Divers documents concernant le passage du train de déchets nucléaires dans le Val di Susa

Depuis une semaine une rumeur circulait annonçant le passage entre le 6 et le 8 février d’un train Castor à travers le Piémont vers la France. Dimanche des informations plus précises sont arrivées annonçant le passage du train dans la nuit.
On a essayé de diffuser la nouvelle le plus rapidement et le plus largement possible en appelant à un rassemblement à partir de minuit à la gare de Chiusa Condove (Val di Susa). Il y avait environ quarante personnes à ce rassemblement, des anarchistes pour la plupart et quelques habitants de la vallée. Très vite le rassemblement s’est retrouvé encerclé par un grand nombre de sbires, 200 environ. Vers 3 heures et demi, un peu avant l’heure prévue pour l’arrivée du train, la DIGOS a cherché à nous éloigner de la voie de chemin de fer.
Malgré l’infériorité numérique, nous avons cherché à bloquer les voies avec des pneumatiques ; la police a soudain chargé le petit groupe de plusieurs directions.

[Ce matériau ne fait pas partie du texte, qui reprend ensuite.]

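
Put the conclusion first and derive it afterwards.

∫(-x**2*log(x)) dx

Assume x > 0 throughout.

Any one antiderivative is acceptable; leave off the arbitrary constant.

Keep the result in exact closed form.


The answer is -x**3*log(x)/3 + x**3/9.
Step 1. Integrate ∫(-x**2*log(x)) dx by parts with u = log(x), dv = (-x**2) dx, so v = -x**3/3 [assuming x > 0]: now -x**3*log(x)/3 + ∫(x**2/3) dx.
Step 2. Evaluate the standard form: now -x**3*log(x)/3 + x**3/9.
Answer: -x**3*log(x)/3 + x**3/9.


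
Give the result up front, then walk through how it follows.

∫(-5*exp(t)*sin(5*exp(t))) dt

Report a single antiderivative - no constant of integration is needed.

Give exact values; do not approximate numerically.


The answer is cos(5*exp(t)).
Step 1. Substitute u = exp(t), turning ∫(-5*exp(t)*sin(5*exp(t))) dt into ∫(-5*sin(5*u)) du: now ∫(-5*sin(5*u)) du.
Step 2. Evaluate the standard form: now cos(5*u).
Step 3. Substitute back u = exp(t): now cos(5*exp(t)).
Answer: cos(5*exp(t)).


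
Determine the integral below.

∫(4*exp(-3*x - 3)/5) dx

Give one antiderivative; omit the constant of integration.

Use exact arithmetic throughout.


Answer: -4*exp(-3*x - 3)/15.


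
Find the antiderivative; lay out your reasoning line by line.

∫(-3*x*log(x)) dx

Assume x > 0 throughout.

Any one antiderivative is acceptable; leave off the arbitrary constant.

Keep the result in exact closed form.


Step 1. Integrate ∫(-3*x*log(x)) dx by parts with u = log(x), dv = (-3*x) dx, so v = -3*x**2/2 [assuming x > 0]: now -3*x**2*log(x)/2 + ∫(3*x/2) dx.
Step 2. Evaluate the standard form: now -3*x**2*log(x)/2 + 3*x**2/4.
Answer: -3*x**2*log(x)/2 + 3*x**2/4.


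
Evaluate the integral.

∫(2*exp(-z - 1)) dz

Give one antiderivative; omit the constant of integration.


Answer: -2*exp(-z - 1).


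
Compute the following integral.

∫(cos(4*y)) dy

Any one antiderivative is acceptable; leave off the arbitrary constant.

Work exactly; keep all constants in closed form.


Answer: sin(4*y)/4.


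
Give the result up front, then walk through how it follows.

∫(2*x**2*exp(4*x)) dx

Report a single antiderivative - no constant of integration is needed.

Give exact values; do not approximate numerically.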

Nous avons compris qu’il était nécessaire de prendre le risque de nous opposer, bien conscient de ce que nous allions affronter, poussés par une juste tension éthique. Quelques camarades ont été blessés et trois personnes ont été arrêtées. Au cours de la matinée deux des arrêtés ont été inculpés. Pendant deux heures la police a soumis le périmètre a un contrôle militaire total, maintenant l’interpellation de 29 manifestants, pour les identifier et les fouiller, en même temps elle bloquait les nationales permettant d’accéder à cette zone.
A quatre heures trente environ un premier convoi est passé à vitesse soutenue, composée d’une motrice électrique, de wagons de passagers vides et au milieu d’eux le conteneur des déchets. A cinq heures un autre convoi est arrivé qui s’est arrêté à la gare jusqu’à six heures. Ce deuxième convoi était composé d’une motrice diesel et de wagons de passagers remplis de pompiers, de techniciens et de policiers antiémeutes. En queue, un wagon ouvert portait quelque chose qui ressemblait à une antenne.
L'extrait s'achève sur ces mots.